Masyarakat penerima bantuan sosial kembali mendapatkan kabar positif. Penyaluran bantuan sosial (bansos) dari Kementerian Sosial berupa Program Keluarga Harapan (PKH) dan Bantuan Pangan Non Tunai (BPNT) tahap 2 tahun 2026 diperkirakan mulai dicairkan pada pertengahan April 2026, tepatnya minggu kedua.
Kepastian tersebut muncul setelah pemerintah menyelesaikan pembaruan data penerima secara menyeluruh. Saat ini, penyaluran bantuan mengacu pada Data Tunggal Sosial dan Ekonomi Nasional (DTSEN) agar penyaluran lebih tepat sasaran.
Waktu Penyaluran Bansos April 2026
Pemerintah melalui Menteri Sosial, Saifullah Yusuf, telah menetapkan bahwa pencairan bansos untuk triwulan kedua akan dimulai pada minggu kedua April 2026. Proses penyaluran kali ini disebut lebih cepat dibandingkan periode sebelumnya.
Percepatan ini terjadi karena adanya peningkatan sistem pendataan dan verifikasi yang lebih efisien. Dengan begitu, distribusi bantuan kepada sekitar 18 juta Keluarga Penerima Manfaat (KPM) di seluruh Indonesia dapat dilakukan lebih awal.

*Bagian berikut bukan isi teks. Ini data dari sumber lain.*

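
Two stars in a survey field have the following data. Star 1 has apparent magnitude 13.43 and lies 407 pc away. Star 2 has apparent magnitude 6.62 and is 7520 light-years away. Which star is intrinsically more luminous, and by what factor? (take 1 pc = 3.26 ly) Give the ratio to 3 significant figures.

Star 1: M = m − 5 log₁₀ d + 5 = 13.43 − 5·2.6096 + 5 = 5.382
Star 2: d = 7520 ly / 3.26 = 2307 pc
Star 2: M = m − 5 log₁₀ d + 5 = 6.62 − 5·3.3630 + 5 = -5.195
ΔM = M_1 − M_2 = 5.382 − (-5.195) = 10.577; smaller M is more luminous → Star 2.
L ratio = 10^(0.4 |ΔM|) = 10^4.231 = 17010

Star 2 is more luminous, by a factor of 17000.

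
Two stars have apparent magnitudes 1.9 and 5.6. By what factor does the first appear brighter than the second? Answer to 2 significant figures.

Magnitude difference = -3.7
Flux ratio = 10^(−0.4 Δm) = 10^(−0.4 × -3.7) = 10^1.480 = 30.20

30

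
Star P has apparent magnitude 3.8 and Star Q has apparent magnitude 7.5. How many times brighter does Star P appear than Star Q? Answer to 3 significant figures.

Magnitude difference = -3.7
Flux ratio = 10^(−0.4 Δm) = 10^(−0.4 × -3.7) = 10^1.480 = 30.20

30.2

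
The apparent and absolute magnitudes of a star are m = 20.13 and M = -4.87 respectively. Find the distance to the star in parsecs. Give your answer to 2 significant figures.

μ = m − M = 25.000
m − M = 5 log₁₀ d − 5
log₁₀ d = (m − M)/5 + 1 = 6.0000
d = 10^6.0000 = 1.000×10^6 pc

d ≈ 1.0×10^6 pc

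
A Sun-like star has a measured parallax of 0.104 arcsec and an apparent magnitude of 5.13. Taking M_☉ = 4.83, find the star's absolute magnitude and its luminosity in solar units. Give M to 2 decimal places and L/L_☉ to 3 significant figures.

d = 1/p = 1/0.104″ = 9.615 pc
M = m − 5 log₁₀ d + 5 = 5.13 − 5·0.9830 + 5 = 5.215
M − M_☉ = 5.215 − 4.83 = 0.385
L/L_☉ = 10^(−0.4 × 0.385) = 0.7013

M ≈ 5.22; L/L_☉ ≈ 0.701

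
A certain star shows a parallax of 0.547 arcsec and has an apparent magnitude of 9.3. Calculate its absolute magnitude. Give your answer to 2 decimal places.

M ≈ 12.99

d = 1/p = 1/0.547″ = 1.828 pc
5 log₁₀(d/10 pc) = 5 log₁₀(1.828) − 5 = -3.690
M = m − 5 log₁₀(d/10) = 9.3 + 3.690 = 12.990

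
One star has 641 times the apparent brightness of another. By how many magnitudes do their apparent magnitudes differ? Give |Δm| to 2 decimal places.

|Δm| ≈ 7.02

Pogson: Δm = −2.5 log₁₀(ratio) = −2.5 log₁₀(641) = −2.5 × 2.8069 = -7.017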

Pembaruan Sistem Data Penerima
Perubahan kebijakan dalam proses pemutakhiran data yang dilakukan oleh Badan Pusat Statistik (BPS) turut mendukung percepatan penyaluran bansos. Jika sebelumnya pembaruan dilakukan setiap tanggal 20, kini dimajukan menjadi tanggal 10 setiap awal triwulan.
Perbandingan perubahan jadwal pemutakhiran data:
- Keterangan Jadwal Lama Jadwal Baru (2026)
- Tanggal Pembaruan Tanggal 20 Tanggal 10
- Periode Awal Triwulan Awal Triwulan
- Dampak Validasi standar Proses verifikasi lebih cepat
Perubahan ini dinilai memberikan dampak positif karena data penerima menjadi lebih cepat diperbarui, sehingga risiko keterlambatan penyaluran dapat ditekan.
Program Bantuan Yang Disalurkan
Pada tahap kedua tahun 2026, jumlah penerima bantuan masih berada di kisaran 18 juta KPM. Pemerintah tetap menyalurkan dua program utama sebagai bentuk dukungan sosial, yaitu:
- Program Keluarga Harapan (PKH): bantuan bersyarat untuk meningkatkan kesejahteraan keluarga.
- Bantuan Pangan Non Tunai (BPNT): bantuan untuk memenuhi kebutuhan pangan masyarakat.
Kedua program ini menjadi bagian penting dalam upaya pemerintah menjaga daya beli dan membantu pemenuhan kebutuhan dasar masyarakat.
Langkah Mengecek Status Penerima Bantuan
Masyarakat dapat melakukan pengecekan status penerimaan bansos secara mandiri melalui situs resmi Kementerian Sosial. Berikut langkah-langkahnya:
- Kunjungi laman resmi cekbansos.kemensos.go.id melalui browser ponsel atau komputer.
- Pilih dan isi data wilayah sesuai KTP, mulai dari provinsi hingga desa/kelurahan.
- Masukkan nama lengkap sesuai identitas KTP.
- Ketik kode verifikasi (captcha) yang muncul pada layar.
- Tekan tombol “Cari Data” untuk melihat hasil pencarian.
Jika status masih terdaftar tetapi bantuan belum masuk, masyarakat diminta untuk menunggu karena proses penyaluran dilakukan secara bertahap di masing-masing daerah. Pastikan selalu menggunakan sumber resmi agar terhindar dari penipuan.
Pesan Untuk Penerima Bantuan
Pemerintah mengingatkan agar bantuan yang diterima digunakan secara bijak, terutama untuk kebutuhan utama rumah tangga.
Selain itu, penerima juga diharapkan dapat mengikuti berbagai program pemberdayaan agar dapat meningkatkan kemandirian ekonomi dalam jangka panjang.
Kesimpulan
Semoga informasi ini dapat membantu dan memberikan kejelasan bagi masyarakat penerima manfaat mengenai jadwal serta proses pencairan bansos PKH dan BPNT tahap 2 tahun 2026.